Прошло полтора месяца, и я уже смирился с тем, что меня не взяли и репортажа не получится, как вдруг в конце октября меня вызывают на примерку. Пришлось ехать в Шеппертон, а это путь неблизкий. Лондон по площади в три раза больше Москвы, добраться с моей северной окраины на юг — это примерно как из Ясенево в Сергиев-Посад, два с лишним часа в один конец. Все примерки и съемки начинаются самое позднее в десять утра, так что я приготовился к хроническому недосыпу. Костюм мне подобрали на редкость нелепый: что-то вроде парадного мундира городового, но почему-то без погон, и лохматый рыжий парик. Плюс велели отрастить бороду. Это была самая мучительная часть: непривычная растительность отчаянно чесалась и кололась.

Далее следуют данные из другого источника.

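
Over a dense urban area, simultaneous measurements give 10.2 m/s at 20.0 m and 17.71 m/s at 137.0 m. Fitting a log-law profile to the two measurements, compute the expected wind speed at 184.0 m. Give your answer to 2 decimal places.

18.86 m/s

Log law: V ∝ ln(z/z₀). From the pair, with r = V₁/V₂ = 0.57595,
ln z₀ = (ln z₁ − r·ln z₂)/(1 − r) = (2.9957 − 0.57595×4.9200)/0.42405 = 0.3822 → z₀ = 1.466 m
V₃ = V₁ · ln(z₃/z₀)/ln(z₁/z₀) = 10.2 × 4.8327/2.6135 = 18.8612 m/s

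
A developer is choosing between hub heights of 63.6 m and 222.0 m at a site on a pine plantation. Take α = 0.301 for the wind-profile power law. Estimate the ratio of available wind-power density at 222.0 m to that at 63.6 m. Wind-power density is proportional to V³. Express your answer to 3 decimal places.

Speed ratio: V_B/V_A = (z_B/z_A)^α = (222.0/63.6)^0.301 = (3.4906)^0.301 = 1.45684
Power-density ratio: P_B/P_A = (V_B/V_A)³ = (1.45684)³ = 3.09197

3.092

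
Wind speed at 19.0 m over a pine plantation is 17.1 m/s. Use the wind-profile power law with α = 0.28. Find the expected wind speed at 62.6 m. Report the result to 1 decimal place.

23.9 m/s

Power-law profile: V₂ = V₁ · (z₂/z₁)^α
V₂ = 17.1 × (62.6/19.0)^0.28 = 17.1 × (3.2947)^0.28
    = 17.1 × 1.3963 = 23.8773 m/s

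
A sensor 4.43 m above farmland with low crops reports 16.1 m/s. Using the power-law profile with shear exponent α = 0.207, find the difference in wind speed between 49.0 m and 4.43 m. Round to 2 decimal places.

Power law: V₂ = V₁ · (z₂/z₁)^α = 16.1 × (11.0609)^0.207 = 26.4783 m/s
ΔV = 26.4783 − 16.1 = 10.3783 m/s

10.38 m/s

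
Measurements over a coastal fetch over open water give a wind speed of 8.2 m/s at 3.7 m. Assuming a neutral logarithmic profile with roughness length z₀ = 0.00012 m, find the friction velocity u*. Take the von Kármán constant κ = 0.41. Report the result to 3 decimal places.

u* ≈ 0.325 m/s

Log law: V(z) = (u*/κ) · ln(z/z₀) ⇒ u* = κ · V / ln(z/z₀)
u* = 0.41 × 8.2 / ln(3.7/0.00012) = 0.41 × 8.2 / 10.3364
   = 3.3620 / 10.3364 = 0.3253 m/s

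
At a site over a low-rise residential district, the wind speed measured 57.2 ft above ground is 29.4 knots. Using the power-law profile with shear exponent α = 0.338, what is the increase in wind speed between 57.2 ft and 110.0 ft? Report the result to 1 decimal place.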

Насколько я понял, весь фильм снимается в одном-единственном павильоне: и бал, и скачки, и попойка у Стивы Облонского, и только финальная сцена — на пленэре. Сразу бросается в глаза отсутствие исторического консультанта: о дореволюционной орфографии декораторы не слыхали, ни одного ятя и ера не видно. Таких неучтенных деталей довольно много, и есть основания подозревать, что фильм превратится в такую же «клюкву», как «Евгений Онегин» с Рэйфом Файнсом, где все танцуют под вальс «На сопках Манчжурии».

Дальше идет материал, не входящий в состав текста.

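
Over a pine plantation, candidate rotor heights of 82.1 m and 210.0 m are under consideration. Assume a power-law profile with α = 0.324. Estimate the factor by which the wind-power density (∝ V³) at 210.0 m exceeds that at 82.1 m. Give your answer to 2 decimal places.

Speed ratio: V_B/V_A = (z_B/z_A)^α = (210.0/82.1)^0.324 = (2.5579)^0.324 = 1.35566
Power-density ratio: P_B/P_A = (V_B/V_A)³ = (1.35566)³ = 2.49147

2.49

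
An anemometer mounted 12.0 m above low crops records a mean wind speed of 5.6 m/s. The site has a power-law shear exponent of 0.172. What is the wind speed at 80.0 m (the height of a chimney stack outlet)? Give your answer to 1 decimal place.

7.8 m/s

Power-law profile: V₂ = V₁ · (z₂/z₁)^α
V₂ = 5.6 × (80.0/12.0)^0.172 = 5.6 × (6.6667)^0.172
    = 5.6 × 1.3858 = 7.7607 m/s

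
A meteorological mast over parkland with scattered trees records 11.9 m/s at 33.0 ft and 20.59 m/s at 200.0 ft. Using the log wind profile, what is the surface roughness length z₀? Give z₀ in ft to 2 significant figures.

z₀ ≈ 2.8 ft

Log law: V(z) ∝ ln(z/z₀). With r = V₁/V₂ = 11.9/20.59 = 0.57795,
r · ln(z₂/z₀) = ln(z₁/z₀) ⇒ ln z₀ = (ln z₁ − r·ln z₂)/(1 − r)
ln z₀ = (3.49651 − 0.57795×5.29832) / 0.42205 = 1.0291
z₀ = exp(1.0291) = 2.799 ft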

Сцена с моим участием длится секунд пятнадцать от силы. Это эпизод, когда Аарон Джонсон-Вронский валится со своей кобылы Фру-Фру и пристреливает ее. Фру-Фру изображал юный поджарый жеребец, серый в яблоках, довольно нервный. К нему прилагались два дрессировщика, испанцы с очень страшными лицами разбойников. «Фру-Фру» совершенно не улыбалось десять дублей подряд валиться в грязный утоптанный торф, поэтому его приходилось долго уговаривать похлопываниями по упругому крупу и подбадривающими окриками: Ola, ola! «Ола», впрочем, действовала слабо: «Фру-Фру» хрипел, бешено вращал глазами и постоянно подрывался вскочить. Когда эту последнюю за день сцену, наконец, сняли, вся съемочная группа и статисты, полторы сотни человек, чуть не зааплодировали, но страшные испанцы попросили не нервировать животное лишний раз.

Кстати, о конях. В каждом дубле сцены со скачками их на площадке не меньше пяти штук. Пол павильона посыпан сухим торфом, кони, понятное дело, постоянно гадят, и есть специальный человек прямо из анекдота про циркового служащего: «Уйти из шоу-бизнеса? Ни за что!» В результате к концу дня воздух в павильоне состоит в равных долях из торфа и конского навоза — мечта аллергика!

Вообще, быт статистов на шеппертонской студии весьма уныл. На съемки надо выезжать в полшестого утра: в семь автобус от вокзала Черинг-Кросс, полтора часа ехать, потом завтрак, переодевание, грим. Голова под париком дико чешется, неудобный мундир натирает, да еще жарит адский пламень софитов. Работа заключается в бесконечном ожидании и беготне между съемочным павильоном и огромным ангаром, в котором массовка отдыхает между съемками. Собственно съемка занимает буквально несколько минут (от «Мотор!» до «Стоп, снято!»), а все остальное — это ожидание, пока переставляют декорации, свет и камеры. Безделье выматывает куда хуже, чем самая напряженная работа. К концу дня от усталости валишься с ног. До дома я добирался к полуночи, а в полшестого надо было опять выезжать на съемки. И мне еще повезло: меня выписали всего на одну сцену, которая снималась два дня. И не знаю как звезд, но статистов кормят невероятно паршиво. Мой сосед Робби, отсидевший три года в тюрьме Уондсворт, посмотрев на фото, сказал, что тюремный харч и то аппетитнее выглядит. В общем, получив полезный опыт, я не уверен, что готов его повторить.

Да, и еще у Киры Найтли идиотская розовая шляпка, как будто из магазина принадлежностей для вечеринок. А Джуд Лоу — отличный парень. И если не вырежут на монтаже, ищите меня возле дохлой лошади Вронского.